N’oubliez jamais que vous pouvez toujours poser des questions difficiles aux représentants pharmaceutiques. Ils connaissent bien leurs produits et peuvent répondre à un éventail de questions sur les processus pathologiques et ce qui se passe dans l’industrie bovine. Et ils sont appuyés par des vétérinaires des services techniques. Ils sont également plus familiarisés avec les délais d’attente, les méthodes d’administration, la biosécurité, le bien-être animal et la sécurité sanitaire des aliments. En plus des sites Web des entreprises, il existe une mine d’informations.

Obtenir les coordonnées des représentants des services et demander des informations réduit également la charge de travail des vétérinaires spécialisés dans les gros animaux, qui sont souvent débordés par leur charge de travail.

Une autre ressource est constituée de réunions d’organisations telles que la Canadian Cattlemen’s Association, Alberta Beef Producers et le Beef Cattle Research Council (qui a un excellent blog et des informations sur la recherche sur son site Web).

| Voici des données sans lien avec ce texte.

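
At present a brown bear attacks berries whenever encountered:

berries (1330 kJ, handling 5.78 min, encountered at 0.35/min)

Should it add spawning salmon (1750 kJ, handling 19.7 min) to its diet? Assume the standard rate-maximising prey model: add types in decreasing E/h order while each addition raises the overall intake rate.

No

Current rate: (0.35×1330)/(1 + 0.35×5.78) = 154 kJ/min.
spawning salmon: E/h = 1750/19.7 = 88.83 kJ/min.
Since 88.83 < R, time spent handling spawning salmon is better spent searching.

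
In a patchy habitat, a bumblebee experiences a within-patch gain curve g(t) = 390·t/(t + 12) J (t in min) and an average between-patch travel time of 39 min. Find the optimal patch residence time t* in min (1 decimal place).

Optimal t* satisfies g'(t*) = g(t*)/(T + t*).
g'(t) = 390·12/(t + 12)². Setting 390·12/(t+12)² = 390t/[(t+12)(39+t)] gives 12(39+t) = t(t+12), so t² = 12×39 = 468.
t* = √468 = 21.63 min.

21.6 min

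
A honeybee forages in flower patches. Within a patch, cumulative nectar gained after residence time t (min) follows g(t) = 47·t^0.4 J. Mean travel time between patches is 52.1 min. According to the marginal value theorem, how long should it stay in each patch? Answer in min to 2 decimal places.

Maximise g(t)/(T+t): set derivative to zero → g'(t)(T+t) = g(t).
g'(t) = 0.4·47·t^-0.6. Setting 0.4·47·t^-0.6 = 47·t^0.4/(52.1+t) gives 0.4(52.1+t) = t, so 0.60·t = 0.4×52.1.
t* = 0.4×52.1/0.60 = 34.73 min.

34.73 min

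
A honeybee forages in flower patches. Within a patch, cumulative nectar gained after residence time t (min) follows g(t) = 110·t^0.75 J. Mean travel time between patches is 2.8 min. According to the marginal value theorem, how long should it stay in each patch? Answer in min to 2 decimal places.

Optimal t* satisfies g'(t*) = g(t*)/(T + t*).
g'(t) = 0.75·110·t^-0.25. Setting 0.75·110·t^-0.25 = 110·t^0.75/(2.8+t) gives 0.75(2.8+t) = t, so 0.25·t = 0.75×2.8.
t* = 0.75×2.8/0.25 = 8.4 min.

8.40 min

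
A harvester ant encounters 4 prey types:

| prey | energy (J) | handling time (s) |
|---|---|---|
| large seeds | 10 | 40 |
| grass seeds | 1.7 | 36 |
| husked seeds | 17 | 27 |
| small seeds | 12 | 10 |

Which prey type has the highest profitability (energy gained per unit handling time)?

Profitability E/h (J/s): large seeds = 10/40 = 0.25, grass seeds = 1.7/36 = 0.0472, husked seeds = 17/27 = 0.63, small seeds = 12/10 = 1.2.
Ranked: small seeds > husked seeds > large seeds > grass seeds.

small seeds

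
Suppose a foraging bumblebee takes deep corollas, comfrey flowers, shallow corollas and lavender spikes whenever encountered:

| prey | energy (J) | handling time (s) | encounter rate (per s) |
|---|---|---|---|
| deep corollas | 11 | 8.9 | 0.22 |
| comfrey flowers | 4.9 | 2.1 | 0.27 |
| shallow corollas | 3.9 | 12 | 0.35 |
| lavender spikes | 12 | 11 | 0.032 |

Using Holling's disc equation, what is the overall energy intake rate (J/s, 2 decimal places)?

0.68 J/s

R = Σλ_iE_i / (1 + Σλ_ih_i)
Numerator: 0.22×11 + 0.27×4.9 + 0.35×3.9 + 0.032×12 = 5.492
Denominator: 1 + 0.22×8.9 + 0.27×2.1 + 0.35×12 + 0.032×11 = 8.077
R = 5.492/8.077 = 0.68 J/s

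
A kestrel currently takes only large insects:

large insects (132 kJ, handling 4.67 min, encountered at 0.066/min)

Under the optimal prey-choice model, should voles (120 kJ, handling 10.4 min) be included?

On large insects alone, R = ΣλE/(1+Σλh) = 8.712/1.308 = 6.659 kJ/min.
Profitability of voles: 120/10.4 = 11.54 kJ/min.
11.54 > 6.659, so adding voles raises the average — include it.

Yes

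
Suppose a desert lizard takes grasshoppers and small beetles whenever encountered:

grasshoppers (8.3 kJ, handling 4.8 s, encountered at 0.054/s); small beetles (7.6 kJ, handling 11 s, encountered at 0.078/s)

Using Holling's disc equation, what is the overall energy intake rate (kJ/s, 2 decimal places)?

Energy encountered per unit search time: 0.054×8.3 + 0.078×7.6 = 1.041 kJ/s.
Handling time per unit search time: 0.054×4.8 + 0.078×11 = 1.117.
Rate = 1.041/(1 + 1.117) = 0.4917 kJ/s.

0.49 kJ/s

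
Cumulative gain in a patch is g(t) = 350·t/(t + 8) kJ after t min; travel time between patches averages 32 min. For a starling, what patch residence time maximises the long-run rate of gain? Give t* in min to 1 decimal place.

Optimal t* satisfies g'(t*) = g(t*)/(T + t*).
g'(t) = 350·8/(t + 8)². Setting 350·8/(t+8)² = 350t/[(t+8)(32+t)] gives 8(32+t) = t(t+8), so t² = 8×32 = 256.
t* = √256 = 16 min.

16.0 min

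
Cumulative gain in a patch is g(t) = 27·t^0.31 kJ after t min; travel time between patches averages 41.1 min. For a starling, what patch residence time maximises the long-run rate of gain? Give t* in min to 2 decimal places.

18.47 min

Optimal t* satisfies g'(t*) = g(t*)/(T + t*).
g'(t) = 0.31·27·t^-0.69. Setting 0.31·27·t^-0.69 = 27·t^0.31/(41.1+t) gives 0.31(41.1+t) = t, so 0.69·t = 0.31×41.1.
t* = 0.31×41.1/0.69 = 18.47 min.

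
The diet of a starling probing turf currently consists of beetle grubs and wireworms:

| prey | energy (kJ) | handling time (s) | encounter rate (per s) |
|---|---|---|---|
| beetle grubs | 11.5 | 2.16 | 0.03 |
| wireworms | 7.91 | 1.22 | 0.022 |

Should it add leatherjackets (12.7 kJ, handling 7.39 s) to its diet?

Yes

Current rate: (0.03×11.5 + 0.022×7.91)/(1 + 0.03×2.16 + 0.022×1.22) = 0.4754 kJ/s.
leatherjackets: E/h = 12.7/7.39 = 1.719 kJ/s.
1.719 > 0.4754, so adding leatherjackets raises the average — include it.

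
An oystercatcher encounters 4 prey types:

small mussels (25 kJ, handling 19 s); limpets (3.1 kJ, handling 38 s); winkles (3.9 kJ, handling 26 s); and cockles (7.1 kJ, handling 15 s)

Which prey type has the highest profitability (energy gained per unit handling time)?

small mussels

In descending order of E/h:
small mussels: 25/19 = 1.32 kJ/s
cockles: 7.1/15 = 0.473 kJ/s
winkles: 3.9/26 = 0.15 kJ/s
limpets: 3.1/38 = 0.0816 kJ/s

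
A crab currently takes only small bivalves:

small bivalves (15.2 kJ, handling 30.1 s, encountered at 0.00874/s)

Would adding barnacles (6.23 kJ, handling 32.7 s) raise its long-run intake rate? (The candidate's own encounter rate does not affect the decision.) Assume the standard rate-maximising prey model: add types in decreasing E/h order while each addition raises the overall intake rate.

Yes

Intake rate on the current diet: R = (0.00874×15.2) / (1 + 0.00874×30.1) = 0.1328/1.263 = 0.1052 kJ/s.
barnacles: E/h = 6.23/32.7 = 0.1905 kJ/s.
0.1905 > 0.1052, so adding barnacles raises the average — include it.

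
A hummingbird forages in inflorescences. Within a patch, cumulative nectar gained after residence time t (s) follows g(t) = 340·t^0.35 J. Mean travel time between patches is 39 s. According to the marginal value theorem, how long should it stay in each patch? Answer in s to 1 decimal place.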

Je sais que certains d’entre vous ne peuvent pas comprendre pourquoi les vaccins COVID-19 ont été développés si rapidement par rapport aux vaccins vétérinaires.

Mais gardez à l’esprit qu’une quantité massive d’efforts, de coûts et de recherches ont été consacrées au développement rapide et à l’homologation des vaccins COVID. Je m’attends à ce que même les autorités réglementaires aient intensifié leurs efforts pour amener l’approbation d’un vaccin au sommet de la pile.

J’ai toujours été quelque peu déçu par la vitesse à laquelle les produits sont approuvés, mais il faut prendre en compte la sécurité, l’efficacité et même des éléments tels que les applicateurs et les injecteurs. Cela nous fait également comprendre ce que la fabrication et la coopération entre les entreprises de pharmacie humaine ont fait pour obtenir l’approbation de plusieurs produits, puis les faire fabriquer et distribuer pour sauver des vies.

J’espère que ce même effort pourrait être entrepris si certains des animaux du monde subissaient le même sort.

Les élevages de visons ont subi un mauvais sort dans de nombreux cas, car les visons peuvent acquérir et transmettre la COVID-19 et il s’agit d’une maladie respiratoire grave pour eux, tout comme les humains. Je ne suis pas sûr, mais une fois que la production de vaccins aura rattrapé son retard, je suis sûr que des essais seront effectués pour voir si la vaccination prévient l’infection chez le vison.

En attendant, utilisez votre représentant pharmaceutique lorsque cela est possible et découvrez de nouvelles avancées pour aider vos animaux de production.

L’industrie pharmaceutique est un élément très important de l’approche Une seule santé, à savoir que la santé humaine, la santé animale et l’environnement sont interdépendantes.

En fait, le thème de la Semaine de la santé animale de cette année (du 3 au 9 octobre) est « Santé animale + Santé humaine + Santé de la planète = Une seule santé ».

Maintenant, à quel point est-ce approprié.